Secondly, although I don’t get the point of doing this calculation, it seems that it would be fairly easy to convert to some sort of recursive divide and conquer strategy to find the equilibrium. That would be much more efficient, and (I imagine) would result in a reduction in all the nested `if`‘s and `for` loops inside each other.

Other than that your code seems alright.

## Not enough precision

For the sum case, you need to use longs for your sums otherwise you will get overflows. This assumes that your input is smaller than 2^32 elements, otherwise you will need even more precision.

For the multiply case, neither a double or a long will save you from overflows/precision loss, even with only a few elements. To fix this, you can either use BigInteger, or you can do something tricky where you decompose each number into a list of its prime factors.

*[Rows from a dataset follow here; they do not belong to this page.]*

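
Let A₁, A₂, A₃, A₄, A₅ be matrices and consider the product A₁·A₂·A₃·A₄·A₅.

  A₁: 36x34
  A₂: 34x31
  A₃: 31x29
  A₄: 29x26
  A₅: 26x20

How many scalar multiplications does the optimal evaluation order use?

Adjacent pairs: A₁A₂ = 36·34·31 = 37944; A₂A₃ = 34·31·29 = 30566; A₃A₄ = 31·29·26 = 23374; A₄A₅ = 29·26·20 = 15080.
Length 3: A₁..A₃: k=1: 0+30566+36·34·29=66062; k=2: 37944+0+36·31·29=70308 → min 66062 | A₂..A₄: k=2: 0+23374+34·31·26=50778; k=3: 30566+0+34·29·26=56202 → min 50778 | A₃..A₅: k=3: 0+15080+31·29·20=33060; k=4: 23374+0+31·26·20=39494 → min 33060.
Length 4: A₁..A₄: k=1: 0+50778+36·34·26=82602; k=2: 37944+23374+36·31·26=90334; k=3: 66062+0+36·29·26=93206 → min 82602 | A₂..A₅: k=2: 0+33060+34·31·20=54140; k=3: 30566+15080+34·29·20=65366; k=4: 50778+0+34·26·20=68458 → min 54140.
Length 5: A₁..A₅: k=1: 0+54140+36·34·20=78620; k=2: 37944+33060+36·31·20=93324; k=3: 66062+15080+36·29·20=102022; k=4: 82602+0+36·26·20=101322 → min 78620.
Optimal order: (A₁·(A₂·(A₃·(A₄·A₅)))) with cost 78620.

78620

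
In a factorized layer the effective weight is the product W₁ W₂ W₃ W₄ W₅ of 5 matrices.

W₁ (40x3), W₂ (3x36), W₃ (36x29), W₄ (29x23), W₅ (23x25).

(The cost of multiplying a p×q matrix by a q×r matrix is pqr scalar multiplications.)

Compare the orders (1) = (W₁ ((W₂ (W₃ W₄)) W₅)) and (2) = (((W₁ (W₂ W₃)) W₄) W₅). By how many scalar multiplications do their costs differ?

Order (1) = (W₁ ((W₂ (W₃ W₄)) W₅)): (W₃ W₄): 36×29 by 29×23 → 36×23, cost 36·29·23 = 24012; (W₂ (W₃ W₄)): 3×36 by 36×23 → 3×23, cost 3·36·23 = 2484; cumulative 26496; ((W₂ (W₃ W₄)) W₅): 3×23 by 23×25 → 3×25, cost 3·23·25 = 1725; cumulative 28221; (W₁ ((W₂ (W₃ W₄)) W₅)): 40×3 by 3×25 → 40×25, cost 40·3·25 = 3000; cumulative 31221. Total 31221.
Order (2) = (((W₁ (W₂ W₃)) W₄) W₅): (W₂ W₃): 3×36 by 36×29 → 3×29, cost 3·36·29 = 3132; (W₁ (W₂ W₃)): 40×3 by 3×29 → 40×29, cost 40·3·29 = 3480; cumulative 6612; ((W₁ (W₂ W₃)) W₄): 40×29 by 29×23 → 40×23, cost 40·29·23 = 26680; cumulative 33292; (((W₁ (W₂ W₃)) W₄) W₅): 40×23 by 23×25 → 40×25, cost 40·23·25 = 23000; cumulative 56292. Total 56292.
Difference: |31221 − 56292| = 25071.

25071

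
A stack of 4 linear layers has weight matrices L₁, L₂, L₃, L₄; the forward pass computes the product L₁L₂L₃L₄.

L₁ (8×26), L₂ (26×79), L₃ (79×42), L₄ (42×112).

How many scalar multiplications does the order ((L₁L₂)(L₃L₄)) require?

458832

(L₁L₂): 8×26 by 26×79 → 8×79, cost 8·26·79 = 16432
(L₃L₄): 79×42 by 42×112 → 79×112, cost 79·42·112 = 371616
((L₁L₂)(L₃L₄)): 8×79 by 79×112 → 8×112, cost 8·79·112 = 70784; cumulative 458832
Total: 458832 scalar multiplications.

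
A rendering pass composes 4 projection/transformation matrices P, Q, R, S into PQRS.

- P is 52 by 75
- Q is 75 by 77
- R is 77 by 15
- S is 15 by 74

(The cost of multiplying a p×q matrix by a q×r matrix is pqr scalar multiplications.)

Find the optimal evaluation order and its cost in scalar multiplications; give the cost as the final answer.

202845

Adjacent pairs: PQ = 52·75·77 = 300300; QR = 75·77·15 = 86625; RS = 77·15·74 = 85470.
Length 3: P..R: k=1: 0+86625+52·75·15=145125; k=2: 300300+0+52·77·15=360360 → min 145125 | Q..S: k=2: 0+85470+75·77·74=512820; k=3: 86625+0+75·15·74=169875 → min 169875.
Length 4: P..S: k=1: 0+169875+52·75·74=458475; k=2: 300300+85470+52·77·74=682066; k=3: 145125+0+52·15·74=202845 → min 202845.
Optimal parenthesization: ((P(QR))S) with cost 202845.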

First, it would be nice if your comments actually explained what an equilibrium was. Your question did so, but someone reading your code by itself would have no idea.

Second, there were a couple of errors in your comments. In this multiplication example:

``````[0, 8, -2, 0]
``````

you stated that there were 3 equilibria, but I believe that `a` qualifies as a 4th.

In the comments for `processZero()`, you had this comment:

``````// if 0 is not the first element of the array then the first element of array is smallest equilibrium
// eg: [0, 1, 2, 3]
``````

but in that example, 0 was the first element so it wasn’t a good example.

## Inconsistency

You did this which I like:

``````leftSum += a[i];
``````

But later did this which I don’t like, and which is inconsistent with your previous code:

``````leftProduct = leftProduct * a[i];
``````

## Things I liked

In general, your program was well commented. Also, the algorithms you used seemed to be the best ones that took only O(N) time. I didn’t have any problems understanding what your code was doing.